Sorry...it seems that i asked a popular question, but i cannot find any helpful for my case from stackflow :P
so my code does the following things:
step 1. the parent process write task object into multiprocessing.JoinableQueue
step 2. child process(more than 1) read(get) the task object from the JoinableQueue and execute the task
my module structure is:
A.py
Class Task(object)
Class WorkerPool(object)
Class Worker(multiprocessing.Process)
def run() # here the step 2 is executed
Class TestGroup()
def loadTest() # here the step 1 above is executed, i.e. append the object of Task
What i understand is when mp.JoinableQueue is used, the objects appended should be pickable, i got the meaning of "the pickable" from https://docs.python.org/2/library/pickle.html#what-can-be-pickled-and-unpickled
my questions are:
1. does the object of Task is pickable in my case?
I got the error below when the code appends task objects into JoinableQueue:
File "/usr/lib/python2.6/multiprocessing/queues.py", line 242, in _feed
2014-06-23 03:18:43 INFO TestGroup: G1 End load test: object1
2014-06-23 03:18:43 INFO TestGroup: G1 End load test: object2
2014-06-23 03:18:43 INFO TestGroup: G1 End load test: object3
send(obj)
PicklingError: Can't pickle : attribute lookup pysphere.resources.VimService_services_types.DynamicData_Holder failed
What's the general usage of mp.JoinableQueue? in my case, i need to use join() and task_done()
When i choose to use Queue.Queue instead of mp.JoinableQueue, the pickerror is just gone, However, checking from the log, i found that all the child processes keep working on the first object of the Queue, what's the possible reason of this situation?
The multiprocessing module in Python starts multiple processes to run your tasks. Since processes do not share memory, they need to be able to communicate using serialized data. multiprocessing uses the pickle module to do the serialization, thus the requirement that the objects you are passing to the tasks be picklable.
1) Your task object seems to contain an instance from pysphere.resource.VimService_services_types. This is probably a reference to a system resource, such as an open file. This cannot be serialized or passed from one process to another, and therefore it causes the pickling error.
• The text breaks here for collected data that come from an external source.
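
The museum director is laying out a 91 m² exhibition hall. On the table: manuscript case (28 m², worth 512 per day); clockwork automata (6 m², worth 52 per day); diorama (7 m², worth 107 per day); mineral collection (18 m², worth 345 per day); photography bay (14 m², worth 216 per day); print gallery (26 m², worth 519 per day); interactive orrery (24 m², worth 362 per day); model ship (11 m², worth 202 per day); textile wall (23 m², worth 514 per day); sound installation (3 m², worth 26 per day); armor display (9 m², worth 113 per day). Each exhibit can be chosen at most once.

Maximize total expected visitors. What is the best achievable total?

1773

Taking the top-ratio exhibits first gives clockwork automata + diorama + mineral collection + print gallery + model ship + textile wall for 1739 (91 m²).
A better packing is manuscript case + print gallery + model ship + textile wall + sound installation: 91 m², total 1773.
Runner-up manuscript case + photography bay + print gallery + textile wall tops out at 1761.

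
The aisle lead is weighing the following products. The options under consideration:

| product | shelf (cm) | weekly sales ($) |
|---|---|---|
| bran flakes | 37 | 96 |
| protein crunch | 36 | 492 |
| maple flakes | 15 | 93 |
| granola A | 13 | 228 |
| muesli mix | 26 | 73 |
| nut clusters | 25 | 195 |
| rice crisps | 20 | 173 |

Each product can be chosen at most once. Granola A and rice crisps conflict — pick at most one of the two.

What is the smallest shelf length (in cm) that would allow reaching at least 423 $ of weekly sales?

36

Need the lightest bundle worth ≥ 423.
protein crunch reaches 492 using 36 cm.
No combination under 36 cm hits 423.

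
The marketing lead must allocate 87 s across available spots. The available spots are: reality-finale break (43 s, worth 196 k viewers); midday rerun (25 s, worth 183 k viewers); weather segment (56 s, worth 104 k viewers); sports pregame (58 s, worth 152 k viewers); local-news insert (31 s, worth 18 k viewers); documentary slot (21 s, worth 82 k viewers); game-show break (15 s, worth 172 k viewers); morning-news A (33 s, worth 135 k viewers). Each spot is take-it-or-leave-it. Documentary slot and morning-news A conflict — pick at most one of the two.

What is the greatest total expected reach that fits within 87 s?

551

Density check — game-show break 11.47, midday rerun 7.32, reality-finale break 4.56, morning-news A 4.09 are the best per s.
The ratio ordering already packs tightly: reality-finale break + midday rerun + game-show break, 83 s, 551.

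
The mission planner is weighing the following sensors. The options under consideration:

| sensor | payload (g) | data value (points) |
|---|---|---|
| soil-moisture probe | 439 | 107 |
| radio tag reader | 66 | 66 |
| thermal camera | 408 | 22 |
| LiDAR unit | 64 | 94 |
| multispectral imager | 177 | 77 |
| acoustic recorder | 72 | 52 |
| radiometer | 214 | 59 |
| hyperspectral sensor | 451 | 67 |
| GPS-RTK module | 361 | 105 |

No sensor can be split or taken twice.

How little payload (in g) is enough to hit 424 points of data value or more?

954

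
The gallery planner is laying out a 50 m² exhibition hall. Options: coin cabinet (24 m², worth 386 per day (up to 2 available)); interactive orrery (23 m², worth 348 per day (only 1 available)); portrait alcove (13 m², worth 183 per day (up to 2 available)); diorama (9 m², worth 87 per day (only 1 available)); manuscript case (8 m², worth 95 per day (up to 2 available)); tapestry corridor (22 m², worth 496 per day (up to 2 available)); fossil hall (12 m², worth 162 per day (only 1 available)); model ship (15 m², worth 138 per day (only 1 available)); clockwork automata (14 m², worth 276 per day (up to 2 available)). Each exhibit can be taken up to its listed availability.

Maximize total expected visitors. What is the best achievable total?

Greedy by ratio would take 2×tapestry corridor: 44 m² used, total 992.
Dropping tapestry corridor frees 22 m²; slotting in 2×clockwork automata (28 m²) lifts the total to 1048 at 50 m².
No other feasible combination exceeds 1048.

1048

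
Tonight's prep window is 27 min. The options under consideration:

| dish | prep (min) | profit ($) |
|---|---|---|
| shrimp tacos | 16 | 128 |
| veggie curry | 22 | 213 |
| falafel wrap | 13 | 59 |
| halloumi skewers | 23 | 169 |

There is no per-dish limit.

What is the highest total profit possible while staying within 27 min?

The ratio ordering already packs tightly: veggie curry, 22 min, 213.
Every other selection either busts 27 min or fails to beat 213.

213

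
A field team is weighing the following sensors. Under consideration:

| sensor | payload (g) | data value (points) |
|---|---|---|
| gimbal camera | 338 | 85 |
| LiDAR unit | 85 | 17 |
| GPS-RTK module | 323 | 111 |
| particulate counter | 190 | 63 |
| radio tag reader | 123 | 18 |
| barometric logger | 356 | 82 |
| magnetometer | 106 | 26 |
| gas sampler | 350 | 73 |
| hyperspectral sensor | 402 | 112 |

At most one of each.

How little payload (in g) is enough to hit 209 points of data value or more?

Need the lightest bundle worth ≥ 209.
LiDAR unit + GPS-RTK module + particulate counter + magnetometer reaches 217 using 704 g.
Below 704 g the best achievable stays under 209.

704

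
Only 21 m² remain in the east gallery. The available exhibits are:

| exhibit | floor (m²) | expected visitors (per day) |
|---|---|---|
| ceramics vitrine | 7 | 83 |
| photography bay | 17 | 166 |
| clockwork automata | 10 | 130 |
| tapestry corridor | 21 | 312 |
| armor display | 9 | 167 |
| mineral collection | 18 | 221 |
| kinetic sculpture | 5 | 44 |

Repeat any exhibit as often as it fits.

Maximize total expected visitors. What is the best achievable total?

Taking 2×armor display: 18 m² used, 334 in expected visitors.
That's the maximum — no swap from here does better than 334.

334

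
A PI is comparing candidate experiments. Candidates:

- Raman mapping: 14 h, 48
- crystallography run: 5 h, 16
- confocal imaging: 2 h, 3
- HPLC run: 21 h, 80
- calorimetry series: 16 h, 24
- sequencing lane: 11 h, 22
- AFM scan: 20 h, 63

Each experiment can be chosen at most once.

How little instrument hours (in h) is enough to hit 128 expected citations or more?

35

Look for the lowest-instrument combination reaching 128.
Raman mapping + HPLC run reaches 128 using 35 h.
No combination under 35 h hits 128.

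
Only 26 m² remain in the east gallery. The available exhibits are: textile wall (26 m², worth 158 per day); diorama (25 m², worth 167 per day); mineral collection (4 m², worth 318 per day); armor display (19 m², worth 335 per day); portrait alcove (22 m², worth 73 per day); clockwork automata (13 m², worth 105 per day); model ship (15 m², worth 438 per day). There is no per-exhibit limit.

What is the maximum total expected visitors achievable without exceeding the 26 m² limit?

1908

Taking 6×mineral collection: 24 m² used, 1908 in expected visitors.
The spare 2 m² is too small for any remaining exhibit, and no exchange beats 1908.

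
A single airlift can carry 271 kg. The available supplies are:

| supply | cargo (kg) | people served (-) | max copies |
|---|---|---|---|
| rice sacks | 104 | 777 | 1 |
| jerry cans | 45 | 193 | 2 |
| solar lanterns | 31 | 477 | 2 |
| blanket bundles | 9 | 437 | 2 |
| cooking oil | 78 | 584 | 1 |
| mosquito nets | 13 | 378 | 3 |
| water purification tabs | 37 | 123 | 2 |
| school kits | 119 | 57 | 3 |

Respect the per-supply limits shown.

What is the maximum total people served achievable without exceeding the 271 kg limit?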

What you can do with mp.JoinableQueue is pass the arguments you need to the task, and have it start the service in the task itself so that it is local to that process.
For example:
queue = mp.JoinableQueue()
# not queue.put(task), since the new process will create the task
queue.put(task_args)
def f(task_args):
task = Task(task_args)
...
# you can't return the task, unless you've closed all non-serializable parts
return task.result
process = Process(target=f, args=(queue,))
...
2) Queue.Queue is meant for threading. It uses shared memory and synchronization mechanisms to provide atomic operations. However, when you start a new process with multiprocessing, it copies the initial process, and so each child will work on the same queue objects, since the queue in memory has been copied for each process.